To check for collinearity, we can look at the correlations between each pair of predictors, as shown in the heatmap below.

plt.figure(figsize=(5, 4))
sns.heatmap(df[predictors].corr().round(1), center=0, annot=True);


We see that cs_fam_wkidsinglemom, the fraction of families with a single mom, has a high correlation with several other predictors, like gini and frac_worked1416. Here, we face a central tension in modeling. If we want the most interpretable model, we should try to avoid collinearity. For instance, we could remove variables that are highly correlated with others. However, doing this often makes our model less accurate. Having an interpretable model can mean having a less accurate model. Is is better to have a highly interpretable model or a highly accurate one? It depends. Each modeling situation needs a different tradeoff, and it’s the job of the data scientist to understand and make this tradeoff.

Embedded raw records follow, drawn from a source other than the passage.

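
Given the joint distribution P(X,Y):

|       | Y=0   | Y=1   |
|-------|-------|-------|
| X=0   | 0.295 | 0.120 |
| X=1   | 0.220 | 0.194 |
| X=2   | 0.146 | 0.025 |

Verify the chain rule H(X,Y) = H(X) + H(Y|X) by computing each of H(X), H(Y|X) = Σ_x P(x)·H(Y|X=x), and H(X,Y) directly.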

This section covered how to fit a multiple linear model using a geometric perspective. We then used our derivation to fit a multiple linear model on the Opportunity data and found that it has a much better fit than the simple linear model. Finally, we interpreted our model coefficients and talked about how it can be tricky to interpret multiple linear models. In the next section, we’ll introduce feature engineering techniques that make linear models useful for different kinds of data.

1

$$|v|$$ is also called the $$\ell_2$$ norm of a vector $$v$$.